I liked the characters, the description of the regime that gives just enough to feel the madness of it and leaves enough to the imagination as to how we got there, the flashbacks into Offred’s previous life and the craziness of her current status. I had to re-read some passages wondering if I was having a dirty mind moment, realising I was reading them as intended and feeling quite embarrassed as this was happening while being in a coffee shop. A little bit like when you get to a graphic paragraph while standing on a crowded platform waiting for a train and feeling everyone must be staring at you and judging you! 🙂
One sentence really stood out for me. This book was written in 1985 and although I was only 10 years old and was not very aware of political and world events at that point, I do not believe anything was leading to this back then. Reading this in 2017, I feel it takes a very different dimension than it would have in 1985: “They blamed it on the Islamic fanatics, at the time“. If I could ask Margaret Atwood one question, it would probably be: what led her to choose this, was there anything specific in the news or in the political environment that made her think that the world would go down this road? Don’t get me wrong, this is only one sentence and it has no impact whatsoever on the rest of the story. As I said, 30 years ago, you would probably have read it and not paid any attention to it. And I think that is what makes this quite weird to me, knowing it would have meant nothing when it was written and that it is so relevant today.
Overall I thought this was quite good, but I also feel that filming a series out of it makes it a bit overrated.
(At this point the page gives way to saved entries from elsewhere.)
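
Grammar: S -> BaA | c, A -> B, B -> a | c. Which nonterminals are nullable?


A nonterminal is nullable iff some alternative derives ε (directly, or every symbol in it is nullable)
Nullable: {}


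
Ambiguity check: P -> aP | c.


right-linear, alternatives start with distinct terminals 'a' vs 'c': unique leftmost derivation
Unambiguous


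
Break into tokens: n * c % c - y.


Scan left to right, longest-match per lexeme
Tokens: ID(n), OP(*), ID(c), OP(%), ID(c), OP(-), ID(y)


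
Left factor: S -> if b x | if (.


Common prefix: 'if'
Factored: S -> if S', S' -> b x | (


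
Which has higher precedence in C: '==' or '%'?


'%' is multiplicative (level 10); '==' is equality (level 6)
Higher level binds tighter
'%' has higher precedence than '=='


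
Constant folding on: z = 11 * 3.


11 * 3 = 33 at compile time
Optimized: z = 33


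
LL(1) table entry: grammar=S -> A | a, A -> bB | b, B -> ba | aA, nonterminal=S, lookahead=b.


For [S, b]: 'b' ∈ FIRST(A)
Entry: S -> A


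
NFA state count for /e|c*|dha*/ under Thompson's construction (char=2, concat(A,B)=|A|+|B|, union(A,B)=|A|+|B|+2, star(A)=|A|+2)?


Syntax tree has 5 char leaf(s), 2 union(s), 2 star(s)
chars contribute 5×2 = 10; each union adds +2; each star adds +2
Total: 10 + 4 + 4 = 18 states


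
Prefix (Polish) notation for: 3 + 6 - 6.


left-to-right (same/higher precedence on left): tree is (- (+ 3 6) 6)
Prefix: - + 3 6 6


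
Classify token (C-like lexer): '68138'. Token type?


Pattern: digits only
Type: INTEGER_LITERAL


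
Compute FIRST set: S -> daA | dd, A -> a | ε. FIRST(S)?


Per alternative of S: FIRST(daA) = {d}; FIRST(dd) = {d}
FIRST(S) = {d}


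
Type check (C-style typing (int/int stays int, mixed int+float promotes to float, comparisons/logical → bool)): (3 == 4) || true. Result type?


Operand types: bool || bool
Rule: logical operators take bool operands and yield bool
Result type: bool


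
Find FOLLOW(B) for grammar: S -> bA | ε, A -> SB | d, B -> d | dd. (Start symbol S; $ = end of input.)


$ ∈ FOLLOW(S). For each A -> αBβ: add FIRST(β)\{ε} to FOLLOW(B); if β nullable, add FOLLOW(A).
FOLLOW(B) = {$, d}


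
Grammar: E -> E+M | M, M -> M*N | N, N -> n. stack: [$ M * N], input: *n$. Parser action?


handle 'M*N' on top
Action: reduce (M -> M*N)


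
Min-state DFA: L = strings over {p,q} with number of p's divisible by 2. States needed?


Track (count of p) mod 2: states 0..1, accept at 0
Minimal DFA: 2 states


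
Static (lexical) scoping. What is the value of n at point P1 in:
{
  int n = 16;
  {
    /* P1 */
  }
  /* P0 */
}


P1's block does not declare n; resolves to the enclosing declaration at depth 0
n = 16


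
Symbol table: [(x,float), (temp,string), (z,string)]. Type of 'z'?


Lookup 'z' → type string


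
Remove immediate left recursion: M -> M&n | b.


Left-recursive alternatives: M&n; non-recursive: b
Introduce M': M -> bM', M' -> &nM' | ε


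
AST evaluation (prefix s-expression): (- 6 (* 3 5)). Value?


Evaluate inner: (* 3 5) = 15
Evaluate root: (- 6 15) = -9
Result: -9


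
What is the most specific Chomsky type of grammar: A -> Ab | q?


Left-linear: every RHS is a terminal or one nonterminal followed by a terminal
Classification: Type 3 (Regular)


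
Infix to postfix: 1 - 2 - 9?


Left to right (same or higher precedence on left)
Postfix: 1 2 - 9 -


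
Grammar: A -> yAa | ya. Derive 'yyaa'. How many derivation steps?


Derivation: A => yAa => yyaa
Steps: 2


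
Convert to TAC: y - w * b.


Break into single-operator statements:
t1 = w * b
t2 = y - t1


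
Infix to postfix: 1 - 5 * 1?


* has higher precedence, evaluate 5*1 first
Postfix: 1 5 1 * -


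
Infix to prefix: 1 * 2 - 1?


left-to-right (same/higher precedence on left): tree is (- (* 1 2) 1)
Prefix: - * 1 2 1


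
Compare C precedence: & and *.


'*' is multiplicative (level 10); '&' is bitwise AND (level 5)
Higher level binds tighter
'*' has higher precedence than '&'


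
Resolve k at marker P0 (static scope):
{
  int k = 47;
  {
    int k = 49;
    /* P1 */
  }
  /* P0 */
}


k declared in the same block as P0
k = 47


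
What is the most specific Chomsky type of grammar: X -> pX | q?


Right-linear: every RHS is a terminal or a terminal followed by one nonterminal
Classification: Type 3 (Regular)


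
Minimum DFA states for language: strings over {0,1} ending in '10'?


Track the longest suffix of input matching a prefix of '10': 3 classes (prefixes of length 0..2)
Minimal DFA: 3 states


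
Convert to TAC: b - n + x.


Break into single-operator statements:
t1 = b - n
t2 = t1 + x


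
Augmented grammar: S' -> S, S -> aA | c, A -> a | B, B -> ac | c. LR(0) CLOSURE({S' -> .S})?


Start: S' -> .S
For each item with dot before a nonterminal B, add B -> .γ for every B-production
Closure: [S' -> .S, S -> .aA, S -> .c]


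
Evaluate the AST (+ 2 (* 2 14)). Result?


Evaluate inner: (* 2 14) = 28
Evaluate root: (+ 2 28) = 30
Result: 30


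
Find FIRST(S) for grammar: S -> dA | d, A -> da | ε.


Per alternative of S: FIRST(dA) = {d}; FIRST(d) = {d}
FIRST(S) = {d}


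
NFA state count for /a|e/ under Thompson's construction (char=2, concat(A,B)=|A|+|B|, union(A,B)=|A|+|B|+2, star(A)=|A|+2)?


Syntax tree has 2 char leaf(s), 1 union(s), 0 star(s)
chars contribute 2×2 = 4; each union adds +2; each star adds +2
Total: 4 + 2 + 0 = 6 states


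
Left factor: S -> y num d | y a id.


Common prefix: 'y'
Factored: S -> y S', S' -> num d | a id


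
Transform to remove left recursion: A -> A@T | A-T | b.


Left-recursive alternatives: A@T, A-T; non-recursive: b
Introduce A': A -> bA', A' -> @TA' | -TA' | ε


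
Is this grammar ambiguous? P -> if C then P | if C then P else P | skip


dangling else: 'if C then if C then skip else skip' parses two ways
Ambiguous


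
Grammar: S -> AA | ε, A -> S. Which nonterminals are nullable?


A nonterminal is nullable iff some alternative derives ε (directly, or every symbol in it is nullable)
Nullable: {A, S}


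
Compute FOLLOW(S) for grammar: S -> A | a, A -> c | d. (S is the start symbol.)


$ ∈ FOLLOW(S). For each A -> αBβ: add FIRST(β)\{ε} to FOLLOW(B); if β nullable, add FOLLOW(A).
FOLLOW(S) = {$}


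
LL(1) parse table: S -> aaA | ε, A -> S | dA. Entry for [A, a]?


For [A, a]: 'a' ∈ FIRST(S)
Entry: A -> S


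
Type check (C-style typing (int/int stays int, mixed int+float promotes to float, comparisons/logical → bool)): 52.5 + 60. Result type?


Operand types: float + int
Rule: mixed int/float promotes to float; int/int stays int
Result type: float


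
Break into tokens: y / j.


Scan left to right, longest-match per lexeme
Tokens: ID(y), OP(/), ID(j)


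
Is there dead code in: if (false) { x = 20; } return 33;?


condition is constant false, so the whole block is unreachable
Dead: 'if (false) { x = 20; }'


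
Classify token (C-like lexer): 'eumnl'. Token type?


Pattern: letter/underscore followed by alphanumerics, not a keyword
Type: IDENTIFIER


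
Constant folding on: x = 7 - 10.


7 - 10 = -3 at compile time
Optimized: x = -3


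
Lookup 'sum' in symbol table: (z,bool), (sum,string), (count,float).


Lookup 'sum' → type string


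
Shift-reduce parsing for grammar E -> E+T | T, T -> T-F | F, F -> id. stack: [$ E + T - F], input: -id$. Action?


handle 'T-F' on top
Action: reduce (T -> T-F)


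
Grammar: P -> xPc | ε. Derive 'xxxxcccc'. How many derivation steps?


Derivation: P => xPc => xxPcc => xxxPccc => xxxxPcccc => xxxxcccc
Steps: 5


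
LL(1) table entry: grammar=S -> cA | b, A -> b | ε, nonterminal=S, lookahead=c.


For [S, c]: 'c' ∈ FIRST(cA)
Entry: S -> cA


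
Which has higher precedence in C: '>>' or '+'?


'+' is additive (level 9); '>>' is shift (level 8)
Higher level binds tighter
'+' has higher precedence than '>>'


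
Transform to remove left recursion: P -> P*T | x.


Left-recursive alternatives: P*T; non-recursive: x
Introduce P': P -> xP', P' -> *TP' | ε


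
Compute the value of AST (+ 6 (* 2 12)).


Evaluate inner: (* 2 12) = 24
Evaluate root: (+ 6 24) = 30
Result: 30


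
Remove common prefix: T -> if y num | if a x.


Common prefix: 'if'
Factored: T -> if T', T' -> y num | a x


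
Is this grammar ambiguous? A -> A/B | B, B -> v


precedence layered via separate nonterminal B: deterministic
Unambiguous


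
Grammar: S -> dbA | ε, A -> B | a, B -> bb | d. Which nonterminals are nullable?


A nonterminal is nullable iff some alternative derives ε (directly, or every symbol in it is nullable)
Nullable: {S}


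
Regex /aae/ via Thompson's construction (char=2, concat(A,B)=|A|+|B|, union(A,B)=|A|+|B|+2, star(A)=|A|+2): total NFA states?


Syntax tree has 3 char leaf(s), 0 union(s), 0 star(s)
chars contribute 3×2 = 6; each union adds +2; each star adds +2
Total: 6 + 0 + 0 = 6 states


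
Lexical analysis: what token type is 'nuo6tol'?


Pattern: letter/underscore followed by alphanumerics, not a keyword
Type: IDENTIFIER


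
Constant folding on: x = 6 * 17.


6 * 17 = 102 at compile time
Optimized: x = 102


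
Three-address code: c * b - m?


Break into single-operator statements:
t1 = c * b
t2 = t1 - m


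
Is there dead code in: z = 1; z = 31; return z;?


first assignment to z is overwritten before any read
Dead: 'z = 1'


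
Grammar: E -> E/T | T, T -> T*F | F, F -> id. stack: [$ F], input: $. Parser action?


'F' (not preceded by T*) is the handle for T -> F
Action: reduce (T -> F)


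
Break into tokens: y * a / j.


Scan left to right, longest-match per lexeme
Tokens: ID(y), OP(*), ID(a), OP(/), ID(j)


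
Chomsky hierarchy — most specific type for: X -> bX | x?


Right-linear: every RHS is a terminal or a terminal followed by one nonterminal
Classification: Type 3 (Regular)


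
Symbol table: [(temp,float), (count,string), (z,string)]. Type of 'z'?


Lookup 'z' → type string


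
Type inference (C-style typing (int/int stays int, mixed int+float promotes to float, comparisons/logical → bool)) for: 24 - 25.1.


Operand types: int - float
Rule: mixed int/float promotes to float; int/int stays int
Result type: float


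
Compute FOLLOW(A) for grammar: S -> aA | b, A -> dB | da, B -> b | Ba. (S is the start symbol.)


$ ∈ FOLLOW(S). For each A -> αBβ: add FIRST(β)\{ε} to FOLLOW(B); if β nullable, add FOLLOW(A).
FOLLOW(A) = {$}


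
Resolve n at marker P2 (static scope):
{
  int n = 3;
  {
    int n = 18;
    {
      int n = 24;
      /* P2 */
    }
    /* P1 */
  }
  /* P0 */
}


n declared in the same block as P2
n = 24


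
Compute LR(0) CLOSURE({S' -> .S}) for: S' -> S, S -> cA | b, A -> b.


Start: S' -> .S
For each item with dot before a nonterminal B, add B -> .γ for every B-production
Closure: [S' -> .S, S -> .cA, S -> .b]


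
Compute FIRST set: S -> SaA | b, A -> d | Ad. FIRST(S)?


Per alternative of S: FIRST(SaA) = {b}; FIRST(b) = {b}
FIRST(S) = {b}


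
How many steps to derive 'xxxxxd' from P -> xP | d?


Derivation: P => xP => xxP => xxxP => xxxxP => xxxxxP => xxxxxd
Steps: 6


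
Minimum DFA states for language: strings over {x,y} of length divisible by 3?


Track length mod 3: states 0..2, accept at 0
Minimal DFA: 3 states


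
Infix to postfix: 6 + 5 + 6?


Left to right (same or higher precedence on left)
Postfix: 6 5 + 6 +


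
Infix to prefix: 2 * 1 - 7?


left-to-right (same/higher precedence on left): tree is (- (* 2 1) 7)
Prefix: - * 2 1 7


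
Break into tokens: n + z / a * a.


Scan left to right, longest-match per lexeme
Tokens: ID(n), OP(+), ID(z), OP(/), ID(a), OP(*), ID(a)


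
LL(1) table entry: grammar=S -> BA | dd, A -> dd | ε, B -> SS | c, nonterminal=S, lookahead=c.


For [S, c]: 'c' ∈ FIRST(BA)
Entry: S -> BA


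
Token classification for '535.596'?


Pattern: digits with a decimal point
Type: FLOAT_LITERAL


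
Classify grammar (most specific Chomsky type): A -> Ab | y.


Left-linear: every RHS is a terminal or one nonterminal followed by a terminal
Classification: Type 3 (Regular)


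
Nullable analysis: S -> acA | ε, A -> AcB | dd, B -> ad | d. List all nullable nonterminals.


A nonterminal is nullable iff some alternative derives ε (directly, or every symbol in it is nullable)
Nullable: {S}


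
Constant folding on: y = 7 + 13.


7 + 13 = 20 at compile time
Optimized: y = 20


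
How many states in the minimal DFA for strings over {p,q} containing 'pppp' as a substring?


KMP-style automaton: 4 progress states + 1 absorbing accept = 5
Minimal DFA: 5 states


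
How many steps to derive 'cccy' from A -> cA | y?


Derivation: A => cA => ccA => cccA => cccy
Steps: 4


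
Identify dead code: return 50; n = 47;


statement follows a return and is unreachable
Dead: 'n = 47'


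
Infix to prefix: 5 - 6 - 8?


left-to-right (same/higher precedence on left): tree is (- (- 5 6) 8)
Prefix: - - 5 6 8


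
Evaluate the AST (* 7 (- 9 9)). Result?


Evaluate inner: (- 9 9) = 0
Evaluate root: (* 7 0) = 0
Result: 0


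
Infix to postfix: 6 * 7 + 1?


Left to right (same or higher precedence on left)
Postfix: 6 7 * 1 +


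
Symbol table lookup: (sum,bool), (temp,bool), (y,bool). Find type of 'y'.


Lookup 'y' → type bool


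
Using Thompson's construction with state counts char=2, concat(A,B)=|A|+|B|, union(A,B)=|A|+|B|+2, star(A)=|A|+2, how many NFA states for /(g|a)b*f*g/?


Syntax tree has 5 char leaf(s), 1 union(s), 2 star(s)
chars contribute 5×2 = 10; each union adds +2; each star adds +2
Total: 10 + 2 + 4 = 16 states


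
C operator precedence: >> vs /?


'/' is multiplicative (level 10); '>>' is shift (level 8)
Higher level binds tighter
'/' has higher precedence than '>>'


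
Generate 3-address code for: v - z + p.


Break into single-operator statements:
t1 = v - z
t2 = t1 + p


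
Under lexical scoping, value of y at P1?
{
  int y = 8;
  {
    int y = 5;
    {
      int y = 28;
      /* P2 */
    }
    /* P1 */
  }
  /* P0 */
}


y declared in the same block as P1
y = 5


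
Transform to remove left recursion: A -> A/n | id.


Left-recursive alternatives: A/n; non-recursive: id
Introduce A': A -> idA', A' -> /nA' | ε


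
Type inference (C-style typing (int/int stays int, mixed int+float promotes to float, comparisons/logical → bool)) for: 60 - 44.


Operand types: int - int
Rule: mixed int/float promotes to float; int/int stays int
Result type: int


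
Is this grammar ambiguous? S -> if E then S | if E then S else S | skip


dangling else: 'if E then if E then skip else skip' parses two ways
Ambiguous


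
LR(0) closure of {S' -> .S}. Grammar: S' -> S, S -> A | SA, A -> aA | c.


Start: S' -> .S
For each item with dot before a nonterminal B, add B -> .γ for every B-production
Closure: [S' -> .S, S -> .A, S -> .SA, A -> .aA, A -> .c]


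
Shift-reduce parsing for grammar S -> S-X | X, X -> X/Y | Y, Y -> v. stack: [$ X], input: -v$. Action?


lookahead ∉ {/} so X won't extend; reduce S -> X
Action: reduce (S -> X)


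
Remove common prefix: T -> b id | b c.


Common prefix: 'b'
Factored: T -> b T', T' -> id | c


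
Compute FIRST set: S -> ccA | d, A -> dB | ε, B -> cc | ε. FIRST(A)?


Per alternative of A: FIRST(dB) = {d}; FIRST(ε) = {ε}
FIRST(A) = {d, ε}


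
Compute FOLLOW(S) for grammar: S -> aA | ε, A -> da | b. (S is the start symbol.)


$ ∈ FOLLOW(S). For each A -> αBβ: add FIRST(β)\{ε} to FOLLOW(B); if β nullable, add FOLLOW(A).
FOLLOW(S) = {$}


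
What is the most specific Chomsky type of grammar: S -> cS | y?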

But I do want to read some more of Atwood’s works.
Black Sheep by Susan Hill is a 144 pages paperback (with quite a large font and wide margins).
Brother and sister, Ted and Rose Howker, grew up in Mount of Zeal, a mining village blackened by coal. They know nothing of the outside world, though both of them yearn for escape. For Rose this comes in the form of love, while Ted seizes the chance of a job away from the pit. But neither can truly break free and their decisions bring with them brutal consequences…
This was a very quick read. I enjoyed the description of a contained village more or less isolated from the rest of the world, its habits and the necessity to stick to what is considered acceptable to not become a “black sheep”. A great insight into a claustrophobic world, both above and under ground.
It is such a short story that I feel that writing much about it will be longer than the book itself, but I did like it. I would have enjoyed to read more about some characters that disappear without leaving any trace but I think that somehow, Susan Hill writes and describes a lot of events in very few words! Probably not my favourite story of hers, but I still enjoyed it.